Years passed—and I was harassed enough into thinking they were right and in each class I found myself trying to listen in someone else’s skin, but the only lesson strong enough not to overlook wasn’t from a teacher or a book, but came in the form of machete sharp stares at my short hair, with their conforming pointing fingers wanting to lynch my differences from street lights just like the KKK hung humanity from trees.

Visions of burnt fire crosses and my knees became too weak to pretend to walk any further in their shoes—and my sin bred skin too strong lose myself in their white sheet attire. So, I retired my disguise, melted the wax holding the mold of my bones hostage because I’d rather be crucified for liking girls then left alive for hating anybody.

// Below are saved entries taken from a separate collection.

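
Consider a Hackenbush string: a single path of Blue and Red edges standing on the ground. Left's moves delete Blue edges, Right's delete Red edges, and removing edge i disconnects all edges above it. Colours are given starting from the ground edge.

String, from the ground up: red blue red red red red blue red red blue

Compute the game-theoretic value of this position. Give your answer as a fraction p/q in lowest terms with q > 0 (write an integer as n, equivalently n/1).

-493/512

Recurse on prefixes of the 10-edge string red blue red red red red blue red red blue:
value(r) = { — | 0 } — -1
value(rb) = { -1 | 0 } — -1/2
value(rbr) = { -1 | -1/2, 0 } — -3/4
value(rbrr) = { -1 | -3/4, -1/2, 0 } — -7/8
value(rbrrr) = { -1 | -7/8, -3/4, -1/2, 0 } — -15/16
value(rbrrrr) = { -1 | -15/16, -7/8, -3/4, -1/2, 0 } — -31/32
value(rbrrrrb) = { -1, -31/32 | -15/16, -7/8, -3/4, -1/2, 0 } — -61/64
value(rbrrrrbr) = { -1, -31/32 | -61/64, -15/16, -7/8, -3/4, -1/2, 0 } — -123/128
value(rbrrrrbrr) = { -1, -31/32 | -123/128, -61/64, -15/16, -7/8, -3/4, -1/2, 0 } — -247/256
value(rbrrrrbrrb) = { -1, -31/32, -247/256 | -123/128, -61/64, -15/16, -7/8, -3/4, -1/2, 0 } — -493/512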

Truth is: no matter how hard I tried to rewrite my fiber, reconstruct my brain waves, or straight color-code my DNA, I’m gay—I was born this way. And the only crucifix I will ever build will be for my addictive need to be their cookie cutter color of normal.

At 17, I was proud to learn that I’m not a paint-by-numbers product of Monet. When I came out GAY, it was like a rabbit pulled from the hats of magicians, but the beauty wasn’t in the magic, it was in that innocent animal held captive being set free.

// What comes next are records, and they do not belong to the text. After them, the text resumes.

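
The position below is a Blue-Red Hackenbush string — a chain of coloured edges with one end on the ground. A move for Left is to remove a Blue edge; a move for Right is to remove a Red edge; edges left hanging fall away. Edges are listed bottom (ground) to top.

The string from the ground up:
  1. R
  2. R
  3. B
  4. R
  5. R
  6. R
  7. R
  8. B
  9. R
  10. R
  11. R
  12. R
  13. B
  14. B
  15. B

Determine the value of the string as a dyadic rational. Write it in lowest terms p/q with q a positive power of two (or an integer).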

At 17, I set myself free and for me, it got better. Better to know myself and trust that I’ll never be like them.

Better to know that when you weather the frostbit bones of the cold alone, of the razor sharp stages of life that feel like knives are trying hard to carve out the volcano in your chest every time the moon sets and morning comes, inviting in another day, and inside the sunrise you swear you can find the source of time forcing you to endure the same pain all over again.

It gets better …

The moment you let in the warming effect of being whoever you are, you’ll find a kind of surprising rich freedom, like shoving your hands deep in the sand and pulling up fistfuls of diamonds. Finding that if you clutch self-love tight enough into your palms, the only tangible grasp that matters is how you see yourself. How you see the truth in knowing you’re different only for the way you love, only for your outright ability to love because it scares them into hiding inside hollowed out cloaked hate, terrorized by the stains of broken belts pelting self induced bullet wounds to their own characters, because some just aren’t strong enough to know what LOVE or a SENSE OF SELF means.

Believe me, it gets better …

When you see your very first sunrise through your new set of free eyes, it paints scenes of hope where life resides inside the journey of being whoever you are LOUD enough to eclipse the entire sky and you’ll find you’re not alone anymore. You’ll find that catching falling stars in a mason jar is a type of magic practical at any age; the outrageous part of life is surviving long enough to remember how.

At 28 years old, right now, I still believe in magic.